Mrs Angela Odah, Head of Rosa Luxembourg Office in Nigeria
Hence the relief when a King’s College London academic situated the Economic Community of West African States (ECOWAS) differently, calling ECOWAS a story in continental “firsts” in the area of regional peacekeeping. For Prof Olonisakin, ECOWAS is the first on the continent to undertake a major peacekeeping mission (beginning with the deployment of ECOMOG in Liberia in 1990) thereby preceding other regional organisations in terms of developing a ‘workable security management mechanism’ in the face of a complex emergency in the post-Cold War world. as far as Intervention can recall, Prof Olonishakin is absolutely correct because NATO in Bosnia transgressed more core principles than any transgressions traceable to ECOWAS in Liberia and later in Sierra Leone. But that is probably a matter for another day.
Mearsheimer’s influence in global academia meant that, although, international institutions carry the query of false promise, Prof Olonisakin’s assessment of ECOWAS satisfied the African specificity regarding international institutions in post-Cold War politics. What that has meant is that ECOWAS at 50 was an attractive kettle of fish for students of international politics, INGOs, think tanks, the member states and the policy mill, offering them a unique opportunity for deepening comprehension of international institutions from the African standpoint. The number of seminars, symposia and similar activities that greeted ECOWAS at 50 across Nigeria, for example, was thus instructive, irrespective of how critical those activities were in temperament.

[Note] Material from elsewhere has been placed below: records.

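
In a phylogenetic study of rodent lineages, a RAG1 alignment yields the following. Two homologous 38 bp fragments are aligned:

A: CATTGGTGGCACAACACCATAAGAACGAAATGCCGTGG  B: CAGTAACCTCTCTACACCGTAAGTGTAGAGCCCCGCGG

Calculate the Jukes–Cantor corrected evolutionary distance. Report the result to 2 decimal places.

0.75

The sequences differ at 18 of 38 sites, so p = 18/38 ≈ 0.473684.
d = −(3/4) ln(1 − 4p/3) = −0.75 ln(1 − 0.631579) = −0.75 ln(0.368421)
  = −0.75 × (-0.998529) = 0.748897 substitutions/site.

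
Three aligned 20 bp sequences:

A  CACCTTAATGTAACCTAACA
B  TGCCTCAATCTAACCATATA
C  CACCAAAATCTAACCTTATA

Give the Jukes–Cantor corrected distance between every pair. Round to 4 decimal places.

A–B: 7/20 sites differ → p = 0.35, d = −0.75 ln(1 − 0.466667) = 0.471457 ≈ 0.4715.
A–C: 5/20 sites differ → p = 0.25, d = −0.75 ln(1 − 0.333333) = 0.304098 ≈ 0.3041.
B–C: 5/20 sites differ → p = 0.25, d = −0.75 ln(1 − 0.333333) = 0.304098 ≈ 0.3041.

d(A,B) = 0.4715, d(A,C) = 0.3041, d(B,C) = 0.3041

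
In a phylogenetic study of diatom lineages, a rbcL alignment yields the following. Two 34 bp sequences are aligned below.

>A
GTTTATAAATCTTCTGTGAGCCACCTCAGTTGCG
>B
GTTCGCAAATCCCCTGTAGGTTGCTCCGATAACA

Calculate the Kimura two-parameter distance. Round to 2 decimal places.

1.78

Of 34 sites, 16 differences are transitions and 1 are transversions, so P = 16/34 ≈ 0.470588 and Q = 1/34 ≈ 0.029412.
Under the Kimura two-parameter model, d = −½ ln(1 − 2P − Q) − ¼ ln(1 − 2Q).
1 − 2P − Q = 0.029412, giving −½ ln(0.029412) = 1.763176.
1 − 2Q = 0.941176, giving −¼ ln(0.941176) = 0.015156.
d = 1.763176 + 0.015156 = 1.778332.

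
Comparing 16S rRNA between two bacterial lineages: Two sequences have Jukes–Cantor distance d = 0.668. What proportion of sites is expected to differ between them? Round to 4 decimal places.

p = (3/4)(1 − e^(−4d/3)) = 0.75 × (1 − e^(-0.890667)) = 0.75 × (1 − 0.410382) = 0.442214.

0.4422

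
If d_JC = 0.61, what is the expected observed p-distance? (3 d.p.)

0.417

p = (3/4)(1 − e^(−4d/3)) = 0.75 × (1 − e^(-0.813333)) = 0.75 × (1 − 0.443378) = 0.417467.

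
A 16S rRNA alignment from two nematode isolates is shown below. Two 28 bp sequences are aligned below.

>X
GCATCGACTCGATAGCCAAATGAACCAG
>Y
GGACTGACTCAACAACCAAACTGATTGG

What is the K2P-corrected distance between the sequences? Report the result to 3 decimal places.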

Looking at the exchange that took place at the one of them by Rosa Luxembourg Foundation in Nigeria shows there had been a lot of fireworks. At the least, Luxembourg Foundation brough a resource person with the presence of mind to add value to the debate on international institutions in the post-Cold War. Prof Jibrin Ibrahim who delivered the Keynote address did so by posing an overarching question of how the people, the real owners of ECOWAS, could take over their organisation from the power elite, particularly the Heads of State, as a precondition for realizing the ideals of ECOWAS?

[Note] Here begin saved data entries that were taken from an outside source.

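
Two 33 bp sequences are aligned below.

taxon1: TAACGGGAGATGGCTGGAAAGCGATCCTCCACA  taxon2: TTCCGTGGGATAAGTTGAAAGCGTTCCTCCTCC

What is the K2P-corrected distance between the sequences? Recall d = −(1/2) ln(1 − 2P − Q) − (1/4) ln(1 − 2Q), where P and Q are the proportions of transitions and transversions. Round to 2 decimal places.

0.44

Of 33 sites, 3 differences are transitions and 8 are transversions, so P = 3/33 ≈ 0.090909 and Q = 8/33 ≈ 0.242424.
Under the Kimura two-parameter model, d = −½ ln(1 − 2P − Q) − ¼ ln(1 − 2Q).
1 − 2P − Q = 0.575758, giving −½ ln(0.575758) = 0.276034.
1 − 2Q = 0.515152, giving −¼ ln(0.515152) = 0.165823.
d = 0.276034 + 0.165823 = 0.441857.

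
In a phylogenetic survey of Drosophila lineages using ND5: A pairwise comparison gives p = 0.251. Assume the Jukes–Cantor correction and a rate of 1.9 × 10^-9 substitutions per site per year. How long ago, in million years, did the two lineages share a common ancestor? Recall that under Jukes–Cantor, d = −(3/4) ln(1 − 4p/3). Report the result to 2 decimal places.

80.42

d = −(3/4) ln(1 − 4p/3) = −0.75 ln(1 − 0.334667) = −0.75 ln(0.665333)
  = −0.75 × (-0.407468) = 0.305601 substitutions/site.
Under a molecular clock d = 2μt, so t = d/(2μ) = 0.305601 / (2 × 1.9 × 10^-9) = 80.42 million years.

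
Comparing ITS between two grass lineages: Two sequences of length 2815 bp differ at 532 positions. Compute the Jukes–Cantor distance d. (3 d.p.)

0.218

p = 532/2815 ≈ 0.188988.
d = −(3/4) ln(1 − 4p/3) = −0.75 ln(1 − 0.251984) = −0.75 ln(0.748016)
  = −0.75 × (-0.290331) = 0.217748 substitutions/site.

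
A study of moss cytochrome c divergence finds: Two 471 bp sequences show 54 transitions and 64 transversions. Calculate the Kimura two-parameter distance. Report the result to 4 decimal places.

0.3065

P = 54/471 ≈ 0.11465 and Q = 64/471 ≈ 0.135881.
Under the Kimura two-parameter model, d = −½ ln(1 − 2P − Q) − ¼ ln(1 − 2Q).
1 − 2P − Q = 0.634819, giving −½ ln(0.634819) = 0.227208.
1 − 2Q = 0.728238, giving −¼ ln(0.728238) = 0.079282.
d = 0.227208 + 0.079282 = 0.306490.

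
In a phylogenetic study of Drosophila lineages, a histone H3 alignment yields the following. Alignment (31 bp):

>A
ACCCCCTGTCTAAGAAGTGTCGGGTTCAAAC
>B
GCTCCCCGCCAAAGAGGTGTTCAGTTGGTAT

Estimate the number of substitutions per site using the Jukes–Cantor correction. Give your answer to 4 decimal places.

The sequences differ at 13 of 31 sites, so p = 13/31 ≈ 0.419355.
d = −(3/4) ln(1 − 4p/3) = −0.75 ln(1 − 0.55914) = −0.75 ln(0.44086)
  = −0.75 × (-0.819028) = 0.614271 substitutions/site.

0.6143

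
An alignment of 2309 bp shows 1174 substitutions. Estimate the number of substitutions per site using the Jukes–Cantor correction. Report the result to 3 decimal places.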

Towards the democratic march in ECOWAS
Prof Ibrahim is not plotting exclusion or marginalization of Heads of State but democratisation of the organisation in the image of the people. In other words, he puts on the table a radical populist gaze on international institutions, something completely different from what the dwindling tribe of John Mearsheimer’s structuralism across the world or their counterpart under Prof Robert Keohane are offering. Notwithstanding Prof Jibo’s rather liberal democratic entry point in the understanding of the spectacular successes (and failures too) of ECOWAS within 50 years, he ends up with the rich promise of international institutionalism that is neither about which of the state or institutions can keep world peace but about what is this thing called peace. And he offers his own notion of peace in terms of a people’s ECOWAS.
What Rosa Luxembourg Foundation Office in Nigeria has, therefore, done through a resourceful resource person is to have provoked a debate. Students of structural realism such as Mearsheimer can advance to be recognised with their own position. So also students and practitioners of liberal institutionalism as well as activists of radical populist internationalism.

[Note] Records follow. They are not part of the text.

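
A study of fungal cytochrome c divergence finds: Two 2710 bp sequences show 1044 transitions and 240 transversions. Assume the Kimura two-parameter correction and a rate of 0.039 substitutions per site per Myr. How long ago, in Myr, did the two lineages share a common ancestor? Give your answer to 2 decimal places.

P = 1044/2710 ≈ 0.38524 and Q = 240/2710 ≈ 0.088561.
Under the Kimura two-parameter model, d = −½ ln(1 − 2P − Q) − ¼ ln(1 − 2Q).
1 − 2P − Q = 0.140959, giving −½ ln(0.140959) = 0.979643.
1 − 2Q = 0.822878, giving −¼ ln(0.822878) = 0.048737.
d = 0.979643 + 0.048737 = 1.028380.
Under a molecular clock d = 2μt, so t = d/(2μ) = 1.028380 / (2 × 0.039) = 13.18 Myr.

13.18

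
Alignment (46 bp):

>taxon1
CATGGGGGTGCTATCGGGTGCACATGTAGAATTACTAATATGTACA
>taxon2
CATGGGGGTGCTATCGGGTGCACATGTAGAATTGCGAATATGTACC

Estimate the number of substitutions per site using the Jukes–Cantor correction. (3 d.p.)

The sequences differ at 3 of 46 sites (34, 36, 46), so p = 3/46 ≈ 0.065217.
d = −(3/4) ln(1 − 4p/3) = −0.75 ln(1 − 0.086956) = −0.75 ln(0.913044)
  = −0.75 × (-0.090971) = 0.068228 substitutions/site.

0.068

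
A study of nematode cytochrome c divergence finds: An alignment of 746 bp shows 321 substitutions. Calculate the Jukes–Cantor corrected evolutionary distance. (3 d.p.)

p = 321/746 ≈ 0.430295.
d = −(3/4) ln(1 − 4p/3) = −0.75 ln(1 − 0.573727) = −0.75 ln(0.426273)
  = −0.75 × (-0.852675) = 0.639506 substitutions/site.

0.640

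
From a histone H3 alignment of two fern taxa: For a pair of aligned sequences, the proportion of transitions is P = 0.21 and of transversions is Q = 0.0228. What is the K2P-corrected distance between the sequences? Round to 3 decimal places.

Under the Kimura two-parameter model, d = −½ ln(1 − 2P − Q) − ¼ ln(1 − 2Q).
1 − 2P − Q = 0.5572, giving −½ ln(0.5572) = 0.292416.
1 − 2Q = 0.9544, giving −¼ ln(0.9544) = 0.011668.
d = 0.292416 + 0.011668 = 0.304084.

0.304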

Such an explosive debate would still fit absolutely within the spirit of democracy. It is reasonable to fear that Heads of State would be advantaged in such a debate because they have more resources, better trained intellectuals and the power of office. It will still be democracy if they mobilise better and win the debate but even if that were to happen, ECOWAS would still never be the same again. Those who would be controlling it thereafter would know that they have to be winning the debate periodically to remain in control unlike now when all that the Heads of State need do to frustrate whatever they do not want is simply to masticate it behind the scene.
The Keynote speaker’s stuff was not just what happened at Rosa Luxembourg’s November 4th, 2025 ‘ECOWAS @ 50’ event but that is the dimension that is new, beyond rule of the thumb and most serious. It is considered that the routine protocols, faces and speeches that also took place at the event can be shoved aside for grater attention to the arrival of populist reason in international institutionalism, not from Europe or North America but from Africa and from Nigeria!
Intervention would argue that even if the Heads of State in ECOWAS fear radical populism, they should still be happy and proud that something authentically West Africa is on the table which they should own and promote.